Inline link HREF get confused with closing parenthesis in URL
A valid URL https://en.wikipedia.org/wiki/Selection_(genetic_algorithm)#Rank_selection with open and closing parenthesis gets cut off to https://en.wikipedia.org/wiki/Selection_(genetic_algorithm because the closing parenthesis is interpreted as the closing part of the inline URL format [alt text](url).
I think the culprit is the \) here: https://github.com/lepture/mistune/blob/main/src/mistune/helpers.py#L15
in the parse_link_href() function.
Here's a simple way to reproduce:
import re
PREVENT_BACKSLASH = r"(?<!\\)(?:\\\\)*"
LINK_HREF_INLINE_RE = re.compile(r"[ \t]*\n?[ \t]*([^ \t\n]*?)(?:[ \t\n]|(?:" + PREVENT_BACKSLASH + r"\)))")

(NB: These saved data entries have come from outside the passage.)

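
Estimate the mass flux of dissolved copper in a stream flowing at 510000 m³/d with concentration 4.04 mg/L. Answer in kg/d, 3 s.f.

2060 kg/d

510000 m³/d = 5.903 m³/s.
Mass flux = Q·C = 5.903 m³/s × 4.04 g/m³ = 23.85 g/s.
= 23.85 g/s × 86.4 = 2060 kg/d.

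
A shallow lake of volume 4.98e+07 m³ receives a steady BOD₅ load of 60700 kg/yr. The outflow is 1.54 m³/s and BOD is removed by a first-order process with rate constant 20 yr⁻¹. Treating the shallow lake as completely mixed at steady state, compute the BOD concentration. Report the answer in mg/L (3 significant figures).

Outflow Q = 1.54 m³/s × 3.156e+07 s/yr = 4.86e+07 m³/yr.
Steady-state CSTR mass balance: W = Q·C + k·V·C, so C = W/(Q + kV).
Q + kV = 4.86e+07 + 20·4.98e+07 = 1.045e+09 m³/yr.
C = 60700/1.045e+09 = 5.811e-05 kg/m³ = 0.05811 mg/L.

0.0581 mg/L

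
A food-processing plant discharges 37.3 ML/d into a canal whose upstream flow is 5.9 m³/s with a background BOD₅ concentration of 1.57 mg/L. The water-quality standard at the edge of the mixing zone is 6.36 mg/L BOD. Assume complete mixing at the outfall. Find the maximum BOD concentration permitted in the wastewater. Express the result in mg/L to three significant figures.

37.3 ML/d = 0.4317 m³/s.
Mass balance: 6.36·6.332 = 0.4317·Cₑ + 5.9·1.57.
Cₑ = (40.27 − 9.263) / 0.4317 = 71.82 mg/L.

71.8 mg/L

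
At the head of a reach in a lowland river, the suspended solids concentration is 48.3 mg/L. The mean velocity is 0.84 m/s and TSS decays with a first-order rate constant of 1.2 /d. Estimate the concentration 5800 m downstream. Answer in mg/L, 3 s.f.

Travel time t = 5800 m / 0.84 m/s = 5800/0.84 = 6905 s = 0.07992 d.
First-order decay: C = 48.3·exp(−1.2·0.07992) = 48.3·0.9086 = 43.88 mg/L.

43.9 mg/L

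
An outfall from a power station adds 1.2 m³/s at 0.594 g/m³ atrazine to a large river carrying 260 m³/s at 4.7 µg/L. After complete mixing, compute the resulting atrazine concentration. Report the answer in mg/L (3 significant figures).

0.00741 mg/L

4.7 µg/L = 0.0047 mg/L.
By mass balance at complete mixing, C = (1.2·0.594 + 260·0.0047) / (1.2 + 260) = 1.935/261.2 = 0.007407 mg/L.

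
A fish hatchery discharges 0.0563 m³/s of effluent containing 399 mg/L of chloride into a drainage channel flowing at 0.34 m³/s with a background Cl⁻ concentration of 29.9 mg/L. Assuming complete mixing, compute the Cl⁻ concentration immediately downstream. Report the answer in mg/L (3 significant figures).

Conservation of mass across the mixing zone: C = (0.0563·399 + 0.34·29.9) / (0.0563 + 0.34) = 32.63/0.3963 = 82.34 mg/L.

82.3 mg/L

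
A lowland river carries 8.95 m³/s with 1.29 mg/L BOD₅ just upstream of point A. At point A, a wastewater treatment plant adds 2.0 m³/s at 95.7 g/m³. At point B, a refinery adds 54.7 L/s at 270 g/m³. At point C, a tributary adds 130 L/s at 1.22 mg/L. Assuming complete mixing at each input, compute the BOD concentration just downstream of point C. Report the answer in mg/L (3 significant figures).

19.6 mg/L

After input A: C = (8.95·1.29 + 2·95.7) / 10.95 = 18.53 mg/L.
54.7 L/s = 0.0547 m³/s.
After input B: C = (10.95·18.53 + 0.0547·270) / 11 = 19.78 mg/L.
130 L/s = 0.13 m³/s.
After input C: C = (11·19.78 + 0.13·1.22) / 11.13 = 19.57 mg/L.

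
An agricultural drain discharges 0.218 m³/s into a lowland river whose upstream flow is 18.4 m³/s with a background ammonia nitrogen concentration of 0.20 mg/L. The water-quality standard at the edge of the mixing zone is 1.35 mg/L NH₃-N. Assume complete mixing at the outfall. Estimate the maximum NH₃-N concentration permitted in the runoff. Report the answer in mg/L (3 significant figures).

Mass balance: 1.35·18.62 = 0.218·Cₑ + 18.4·0.2.
Cₑ = (25.13 − 3.68) / 0.218 = 98.41 mg/L.

98.4 mg/L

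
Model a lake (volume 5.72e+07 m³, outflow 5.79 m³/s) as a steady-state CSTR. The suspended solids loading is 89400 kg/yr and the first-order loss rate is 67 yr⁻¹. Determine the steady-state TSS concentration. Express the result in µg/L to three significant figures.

Outflow Q = 5.79 m³/s × 3.156e+07 s/yr = 1.827e+08 m³/yr.
Steady-state CSTR mass balance: W = Q·C + k·V·C, so C = W/(Q + kV).
Q + kV = 1.827e+08 + 67·5.72e+07 = 4.015e+09 m³/yr.
C = 89400/4.015e+09 = 2.227e-05 kg/m³ = 0.02227 mg/L = 22.27 µg/L.

22.3 µg/L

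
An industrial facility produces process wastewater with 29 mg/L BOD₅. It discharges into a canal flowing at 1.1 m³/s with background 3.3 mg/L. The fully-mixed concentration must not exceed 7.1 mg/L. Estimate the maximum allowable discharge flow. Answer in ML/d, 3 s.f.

16.5 ML/d

Mass balance at complete mixing: C_std·(Q_w + Q_r) = Q_w·C_e + Q_r·C_b.
Rearranging, Q_w = Q_r·(C_std − C_b)/(C_e − C_std) = 1.1·(7.1 − 3.3) / (29 − 7.1) = 0.1909 m³/s.
= 16.49 ML/d.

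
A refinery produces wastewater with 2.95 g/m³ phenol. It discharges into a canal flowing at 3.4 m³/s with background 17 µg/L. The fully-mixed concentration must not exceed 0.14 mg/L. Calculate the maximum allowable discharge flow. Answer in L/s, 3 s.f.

17 µg/L = 0.017 mg/L.
Mass balance at complete mixing: C_std·(Q_w + Q_r) = Q_w·C_e + Q_r·C_b.
Rearranging, Q_w = Q_r·(C_std − C_b)/(C_e − C_std) = 3.4·(0.14 − 0.017) / (2.95 − 0.14) = 0.1488 m³/s.
= 148.8 L/s.

149 L/s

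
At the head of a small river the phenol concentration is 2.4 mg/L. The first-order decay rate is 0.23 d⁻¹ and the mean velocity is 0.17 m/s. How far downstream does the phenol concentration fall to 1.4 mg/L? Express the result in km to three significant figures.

34.4 km

From C = C₀·e^(−kt), t = ln(C₀/C)/k = ln(2.4/1.4)/0.23 = 0.539/0.23 = 2.343 d.
Distance = v·t = 0.17 m/s × 2.025e+05 s = 3.442e+04 m = 34.42 km.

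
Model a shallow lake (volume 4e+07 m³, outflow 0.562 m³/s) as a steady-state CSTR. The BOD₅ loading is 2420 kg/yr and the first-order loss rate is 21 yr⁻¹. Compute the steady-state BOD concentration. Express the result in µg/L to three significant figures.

Outflow Q = 0.562 m³/s × 3.156e+07 s/yr = 1.774e+07 m³/yr.
Steady-state CSTR mass balance: W = Q·C + k·V·C, so C = W/(Q + kV).
Q + kV = 1.774e+07 + 21·4e+07 = 8.577e+08 m³/yr.
C = 2420/8.577e+08 = 2.821e-06 kg/m³ = 0.002821 mg/L = 2.821 µg/L.

2.82 µg/L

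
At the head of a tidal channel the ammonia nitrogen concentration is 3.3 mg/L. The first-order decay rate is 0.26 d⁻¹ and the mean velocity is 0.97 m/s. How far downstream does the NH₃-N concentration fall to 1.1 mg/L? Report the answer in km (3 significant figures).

From C = C₀·e^(−kt), t = ln(C₀/C)/k = ln(3.3/1.1)/0.26 = 1.099/0.26 = 4.225 d.
Distance = v·t = 0.97 m/s × 3.651e+05 s = 3.541e+05 m = 354.1 km.

354 km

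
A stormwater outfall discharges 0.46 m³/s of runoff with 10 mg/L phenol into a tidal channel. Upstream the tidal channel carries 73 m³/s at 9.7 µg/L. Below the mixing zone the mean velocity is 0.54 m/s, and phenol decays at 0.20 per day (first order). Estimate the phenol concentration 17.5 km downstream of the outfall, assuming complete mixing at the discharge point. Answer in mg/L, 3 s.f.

9.7 µg/L = 0.0097 mg/L.
After complete mixing, C₀ = (0.46·10 + 73·0.0097) / 73.46 = 0.07226 mg/L.
Travel time t = 1.75e+04 m / 0.54 m/s = 3.241e+04 s = 0.3751 d.
C = 0.07226·exp(−0.20·0.3751) = 0.07226·0.9277 = 0.06704 mg/L.

0.0670 mg/L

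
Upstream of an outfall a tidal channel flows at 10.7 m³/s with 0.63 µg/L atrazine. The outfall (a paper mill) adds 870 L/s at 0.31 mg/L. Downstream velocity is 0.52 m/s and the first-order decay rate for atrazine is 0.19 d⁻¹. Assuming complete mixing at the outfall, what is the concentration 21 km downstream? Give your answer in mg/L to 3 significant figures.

0.0219 mg/L

870 L/s = 0.87 m³/s.
0.63 µg/L = 0.00063 mg/L.
After complete mixing, C₀ = (0.87·0.31 + 10.7·0.00063) / 11.57 = 0.02389 mg/L.
Travel time t = 2.1e+04 m / 0.52 m/s = 4.038e+04 s = 0.4674 d.
C = 0.02389·exp(−0.19·0.4674) = 0.02389·0.915 = 0.02186 mg/L.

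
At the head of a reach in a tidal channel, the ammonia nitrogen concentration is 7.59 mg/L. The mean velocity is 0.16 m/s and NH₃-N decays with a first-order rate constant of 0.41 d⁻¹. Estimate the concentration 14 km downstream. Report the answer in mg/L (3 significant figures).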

src = "https://en.wikipedia.org/wiki/Selection_(genetic_algorithm)#Rank_selection)\nblah blah further text"
m = LINK_HREF_INLINE_RE.match(src, 0)
end_pos = m.end()
href = m.group(1)
print(href)
My attempt to fix:
First, a very simplified version of the regex is: r"([^ \t\n]*?)\)"
- Making the main capture group not greedy fixes it:
r"([^ \t\n]*)\)" - Adding a balanced parenthesis matcher:
r"((?:[^ \t\n()]*?)(?:\([^ \t\n()]*\))*?(?:[^ \t\n()]*?))\)"
I think URLs allow any amount of parenthesis though, so they don't need to be balanced.
Just some portability info for reference. On Babelmark, most Markdown parsers get this right, but a sizeable minority doesn't:
https://babelmark.github.io/?text=%5BTest%5D(https%3A%2F%2Fen.wikipedia.org%2Fwiki%2FSelection_(genetic_algorithm)%23Rank_selection)
Conversely, %-escaping ( and ) in URLs works universally:
https://babelmark.github.io/?text=%5BTest%5D(https%3A%2F%2Fen.wikipedia.org%2Fwiki%2FSelection_%2528genetic_algorithm%2529%23Rank_selection)
To parse it correctly, we need to parse the link character by character. For now, mistune is using regex.